Thanks to Forrest Breyfogle for the effort to tackle this important argument.

Leptokurtophiles unite!

Breyfogle makes too many assumptions, misses stating big picture

This is NOT well thought out. Breyfogle makes a bunch of assumptions at the beginning of his article about the use of charting as well as management attitudes and Wheeler's attitude, without offering one bit of research to back up his assumptions. This should lead all readers to believe that whatever follows may be suspect. Regardless, what Breyfogle does not mention is the big-picture management of variation, which is an individual company's philosophy decision. There are two ways to manage variation at a company that its management must decide. One way is meeting *internal/customer specifications* is good enough. The other way is continuous improvement of variability reduction to achieve process consistency. Control charting using well-proven methods, per Shewhart and Deming, is the most effective way to approach service-process consistency. Breyfogle is basically suggesting you mess around with data points to *fit* his statistical paradigm, which is unwise--it's unwise to transform data, because once you start down that path you are merely game playing with numbers, which is an enormous waste of a company's time and resources. The two ways of managing variation at a company have two completely different objectives and two completely different results. The objective of Brefyogle's method is meeting internal/customer specifications is good enough.

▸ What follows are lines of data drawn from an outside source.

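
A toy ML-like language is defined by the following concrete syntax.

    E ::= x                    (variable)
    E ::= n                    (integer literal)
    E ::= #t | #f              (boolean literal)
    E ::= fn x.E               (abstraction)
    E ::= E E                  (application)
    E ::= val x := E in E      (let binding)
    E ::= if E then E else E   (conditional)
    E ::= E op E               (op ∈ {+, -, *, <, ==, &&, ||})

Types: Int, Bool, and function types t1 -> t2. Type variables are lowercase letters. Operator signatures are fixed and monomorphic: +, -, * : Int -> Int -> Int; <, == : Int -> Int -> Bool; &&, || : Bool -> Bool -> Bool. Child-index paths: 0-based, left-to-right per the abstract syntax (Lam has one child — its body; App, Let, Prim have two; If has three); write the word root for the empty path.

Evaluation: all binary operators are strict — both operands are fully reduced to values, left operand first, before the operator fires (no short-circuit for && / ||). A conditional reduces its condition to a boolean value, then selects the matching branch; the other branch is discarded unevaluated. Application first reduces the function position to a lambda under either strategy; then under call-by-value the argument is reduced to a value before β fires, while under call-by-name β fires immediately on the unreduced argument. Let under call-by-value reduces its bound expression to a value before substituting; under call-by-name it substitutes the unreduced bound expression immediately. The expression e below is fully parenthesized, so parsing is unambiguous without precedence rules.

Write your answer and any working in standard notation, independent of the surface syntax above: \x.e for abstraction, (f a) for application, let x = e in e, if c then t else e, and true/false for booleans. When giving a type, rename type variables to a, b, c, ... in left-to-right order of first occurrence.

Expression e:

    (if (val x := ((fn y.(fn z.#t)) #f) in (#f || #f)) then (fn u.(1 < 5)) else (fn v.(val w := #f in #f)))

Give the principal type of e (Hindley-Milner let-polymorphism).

Answer: a -> Bool

Derivation:
\z._ : b -> Bool
\y._ : a -> b -> Bool
  unify a -> b -> Bool ~ Bool -> c
  unify a ~ Bool
  unify b -> Bool ~ c
_ _ : b -> Bool
let x : forall. b -> Bool
  unify Bool ~ Bool
  unify Bool ~ Bool
  unify Bool ~ Bool
  unify Int ~ Int
  unify Int ~ Int
\u._ : d -> Bool
let w : Bool
\v._ : e -> Bool
  unify d -> Bool ~ e -> Bool
  unify d ~ e
  unify Bool ~ Bool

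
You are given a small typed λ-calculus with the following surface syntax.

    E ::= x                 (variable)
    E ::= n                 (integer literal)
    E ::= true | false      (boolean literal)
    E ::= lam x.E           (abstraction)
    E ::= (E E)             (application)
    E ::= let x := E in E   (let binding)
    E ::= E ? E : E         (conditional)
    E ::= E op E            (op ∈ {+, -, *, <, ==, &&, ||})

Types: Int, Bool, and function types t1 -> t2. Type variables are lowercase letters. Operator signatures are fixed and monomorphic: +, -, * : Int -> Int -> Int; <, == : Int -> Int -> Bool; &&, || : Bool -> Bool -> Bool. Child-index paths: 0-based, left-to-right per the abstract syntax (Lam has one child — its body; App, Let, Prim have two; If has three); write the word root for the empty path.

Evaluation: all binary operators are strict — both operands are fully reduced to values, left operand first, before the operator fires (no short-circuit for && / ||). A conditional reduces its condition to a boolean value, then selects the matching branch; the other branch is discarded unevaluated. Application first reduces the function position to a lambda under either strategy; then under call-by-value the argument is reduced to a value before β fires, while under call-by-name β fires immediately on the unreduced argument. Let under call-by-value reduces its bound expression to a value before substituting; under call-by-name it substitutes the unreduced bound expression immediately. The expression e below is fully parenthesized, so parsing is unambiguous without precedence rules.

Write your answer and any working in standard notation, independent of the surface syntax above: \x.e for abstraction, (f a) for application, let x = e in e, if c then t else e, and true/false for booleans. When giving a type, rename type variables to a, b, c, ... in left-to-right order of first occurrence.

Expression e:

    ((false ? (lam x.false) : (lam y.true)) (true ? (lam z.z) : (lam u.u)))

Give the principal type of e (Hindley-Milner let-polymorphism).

Answer: Bool

Working:
  unify Bool ~ Bool
\x._ : a -> Bool
\y._ : b -> Bool
  unify a -> Bool ~ b -> Bool
  unify a ~ b
  unify Bool ~ Bool
  unify Bool ~ Bool
z : c
\z._ : c -> c
u : d
\u._ : d -> d
  unify c -> c ~ d -> d
  unify c ~ d
  unify d ~ d
  unify b -> Bool ~ (d -> d) -> e
  unify b ~ d -> d
  unify Bool ~ e
_ _ : Bool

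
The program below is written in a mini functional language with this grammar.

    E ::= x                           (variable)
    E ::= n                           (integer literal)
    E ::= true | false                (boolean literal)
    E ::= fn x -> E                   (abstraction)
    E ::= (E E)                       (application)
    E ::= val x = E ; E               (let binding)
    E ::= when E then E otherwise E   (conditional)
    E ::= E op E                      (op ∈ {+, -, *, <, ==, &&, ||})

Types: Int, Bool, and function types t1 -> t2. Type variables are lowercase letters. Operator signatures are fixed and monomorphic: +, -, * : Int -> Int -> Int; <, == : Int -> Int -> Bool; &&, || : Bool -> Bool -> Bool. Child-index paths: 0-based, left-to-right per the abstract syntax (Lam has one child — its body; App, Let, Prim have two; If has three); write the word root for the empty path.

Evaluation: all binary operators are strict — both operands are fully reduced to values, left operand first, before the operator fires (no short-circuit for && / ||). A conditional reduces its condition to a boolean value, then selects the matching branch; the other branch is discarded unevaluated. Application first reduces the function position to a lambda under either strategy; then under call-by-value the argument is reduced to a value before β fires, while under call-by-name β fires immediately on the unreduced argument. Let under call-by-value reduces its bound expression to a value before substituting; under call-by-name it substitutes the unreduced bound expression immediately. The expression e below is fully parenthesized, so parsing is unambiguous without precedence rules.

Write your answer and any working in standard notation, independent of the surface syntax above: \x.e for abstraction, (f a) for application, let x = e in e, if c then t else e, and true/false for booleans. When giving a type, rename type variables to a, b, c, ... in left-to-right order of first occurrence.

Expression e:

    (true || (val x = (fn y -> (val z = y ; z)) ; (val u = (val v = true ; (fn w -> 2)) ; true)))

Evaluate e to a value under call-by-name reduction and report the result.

Answer: true

Working:
step 0: (true || (let x = (\y.(let z = y in z)) in (let u = (let v = true in (\w.2)) in true)))
step 1: [let@1] (true || (let u = (let v = true in (\w.2)) in true))
step 2: [let@1] (true || true)
step 3: [delta@root] true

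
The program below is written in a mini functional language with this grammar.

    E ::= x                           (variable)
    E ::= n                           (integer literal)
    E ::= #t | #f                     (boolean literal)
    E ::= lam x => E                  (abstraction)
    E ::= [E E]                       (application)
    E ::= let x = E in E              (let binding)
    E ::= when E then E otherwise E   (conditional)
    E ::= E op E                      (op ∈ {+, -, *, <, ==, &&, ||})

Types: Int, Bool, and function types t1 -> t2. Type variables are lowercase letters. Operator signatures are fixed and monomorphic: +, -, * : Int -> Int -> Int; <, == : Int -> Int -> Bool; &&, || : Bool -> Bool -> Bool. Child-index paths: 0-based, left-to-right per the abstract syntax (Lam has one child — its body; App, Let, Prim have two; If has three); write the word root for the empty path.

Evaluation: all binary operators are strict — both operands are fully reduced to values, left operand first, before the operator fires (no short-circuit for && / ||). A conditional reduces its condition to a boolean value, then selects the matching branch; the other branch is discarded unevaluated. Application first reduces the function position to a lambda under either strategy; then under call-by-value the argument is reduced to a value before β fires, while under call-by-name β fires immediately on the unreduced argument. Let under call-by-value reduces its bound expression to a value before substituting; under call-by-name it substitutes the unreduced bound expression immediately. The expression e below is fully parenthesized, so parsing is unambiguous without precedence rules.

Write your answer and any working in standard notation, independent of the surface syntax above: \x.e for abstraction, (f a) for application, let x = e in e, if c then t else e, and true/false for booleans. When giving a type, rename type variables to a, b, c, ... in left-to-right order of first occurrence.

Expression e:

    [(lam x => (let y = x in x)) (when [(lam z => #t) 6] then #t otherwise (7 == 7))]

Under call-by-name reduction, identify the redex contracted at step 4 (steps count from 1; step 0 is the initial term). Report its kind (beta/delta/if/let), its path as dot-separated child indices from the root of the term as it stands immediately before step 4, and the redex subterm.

Working:
step 0: ((\x.(let y = x in x)) (if ((\z.true) 6) then true else (7 == 7)))
step 1: [beta@root] (let y = (if ((\z.true) 6) then true else (7 == 7)) in (if ((\z.true) 6) then true else (7 == 7)))
step 2: [let@root] (if ((\z.true) 6) then true else (7 == 7))
step 3: [beta@0] (if true then true else (7 == 7))
step 4: [if@root] true

Answer: if at root : (if true then true else (7 == 7))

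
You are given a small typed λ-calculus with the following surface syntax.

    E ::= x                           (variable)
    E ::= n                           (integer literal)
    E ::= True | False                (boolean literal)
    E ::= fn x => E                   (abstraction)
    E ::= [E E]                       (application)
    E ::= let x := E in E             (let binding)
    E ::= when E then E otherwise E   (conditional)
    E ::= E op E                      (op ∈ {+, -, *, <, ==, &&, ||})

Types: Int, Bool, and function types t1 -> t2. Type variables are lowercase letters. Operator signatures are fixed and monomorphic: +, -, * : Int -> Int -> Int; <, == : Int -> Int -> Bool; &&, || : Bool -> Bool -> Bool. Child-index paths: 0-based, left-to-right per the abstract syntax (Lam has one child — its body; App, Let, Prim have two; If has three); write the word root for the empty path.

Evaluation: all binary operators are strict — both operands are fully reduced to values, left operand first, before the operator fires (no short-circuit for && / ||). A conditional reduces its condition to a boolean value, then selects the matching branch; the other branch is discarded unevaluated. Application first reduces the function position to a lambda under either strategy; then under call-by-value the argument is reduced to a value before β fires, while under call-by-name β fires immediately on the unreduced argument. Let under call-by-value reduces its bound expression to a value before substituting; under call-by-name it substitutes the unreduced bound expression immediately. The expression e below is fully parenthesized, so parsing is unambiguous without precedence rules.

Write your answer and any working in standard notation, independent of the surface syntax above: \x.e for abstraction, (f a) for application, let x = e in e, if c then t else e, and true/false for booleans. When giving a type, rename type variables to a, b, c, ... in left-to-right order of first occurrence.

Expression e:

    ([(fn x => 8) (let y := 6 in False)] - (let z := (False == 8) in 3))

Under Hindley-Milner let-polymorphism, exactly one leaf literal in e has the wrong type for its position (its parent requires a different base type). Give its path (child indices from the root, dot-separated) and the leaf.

Derivation:
\x._ : a -> Int
let y : Int
  unify a -> Int ~ Bool -> b
  unify a ~ Bool
  unify Int ~ b
_ _ : Int
  unify Int ~ Int
  unify Bool ~ Int
  FAIL: mismatch Bool ~ Int

Answer: 1.0.0 : false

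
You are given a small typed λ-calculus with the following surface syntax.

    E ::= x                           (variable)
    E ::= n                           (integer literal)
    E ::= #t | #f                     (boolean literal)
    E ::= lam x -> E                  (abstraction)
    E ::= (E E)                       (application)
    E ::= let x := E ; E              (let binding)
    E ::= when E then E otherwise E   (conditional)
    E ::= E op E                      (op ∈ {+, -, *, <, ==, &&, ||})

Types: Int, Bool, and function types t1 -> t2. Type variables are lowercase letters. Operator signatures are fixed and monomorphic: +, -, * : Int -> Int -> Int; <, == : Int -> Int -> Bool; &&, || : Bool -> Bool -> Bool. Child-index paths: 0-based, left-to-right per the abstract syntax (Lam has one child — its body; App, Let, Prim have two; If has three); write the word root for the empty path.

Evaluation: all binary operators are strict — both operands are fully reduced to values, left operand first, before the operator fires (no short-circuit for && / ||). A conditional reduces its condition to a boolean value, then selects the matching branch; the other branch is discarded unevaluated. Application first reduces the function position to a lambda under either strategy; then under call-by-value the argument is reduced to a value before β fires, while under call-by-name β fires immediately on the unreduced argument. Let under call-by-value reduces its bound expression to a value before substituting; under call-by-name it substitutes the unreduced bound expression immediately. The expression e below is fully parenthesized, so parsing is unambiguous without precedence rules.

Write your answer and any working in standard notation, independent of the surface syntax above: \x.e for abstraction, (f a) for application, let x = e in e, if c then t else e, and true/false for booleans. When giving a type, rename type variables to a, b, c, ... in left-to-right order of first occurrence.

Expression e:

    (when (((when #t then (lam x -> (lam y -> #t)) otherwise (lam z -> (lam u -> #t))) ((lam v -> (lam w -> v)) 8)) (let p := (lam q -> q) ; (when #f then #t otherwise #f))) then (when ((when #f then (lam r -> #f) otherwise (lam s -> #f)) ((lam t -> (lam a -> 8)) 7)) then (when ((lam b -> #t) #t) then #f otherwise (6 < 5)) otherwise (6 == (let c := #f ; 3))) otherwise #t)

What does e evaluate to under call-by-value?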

The result is you get services or products that vary as much as possible within specs, because anything within spec is considered *good enough.* The objective of Shewhart's/Deming's method is process consistency. The result is you get service- or product- processes that are as consistent as possible. In order for control chart limits to work, they must be derived from untampered data points, the voice of the process. Specification limits are the voice of the company/customer. Once you start to mix the two concepts in your head, and then in your statistical practices, you are simply trying to justify your statistical practices with faulty logic. You are simply working with control chart limits that are derived from tampered-with data points----this makes no logical sense to me. Over the years, I have met plenty of statistical shorcut artists who keep trying to introduce shortcuts to Shewhart's/Deming's methodologies. I am not suggesting Breyfogle is one of them. But I am stating the fact that making service- or product-process improvements TAKES TIME and there are no shortcuts.

Response to AGAPEGUY77

AGAPEGUY77, thanks for sharing your thoughts. Here are my comments relative to your points. Yes, I presented only a description of to tranform or not. I will present a “big-picture management of variation” in a later article. I am all for continuous improvement; however, you have to also evaluate the overall system to determine where process improvement efforts can best be focused that impact the big picture and its metrics; e.g, a theory of constraints (TOC) point of view. Will address this in a followup article. I also agree with product consistency and am a big fan of Shewhart and Deming. What I am simply suggesting is that some processes have skewed distributions by nature and that needs to be considered when making a process consistency assessment; i.e., using distributions that make physical sense and no playing games with the data. I am not suggesting short cutting the system but instead will be leading in a future article to an overall system for orchestrating activities in the business; i.e., an overall business system. A future article will also describe issues with red-yellow-green scorecards and how the described metric reporting system in this article can reduce firefighting from red-yellow-green goal setting metrics.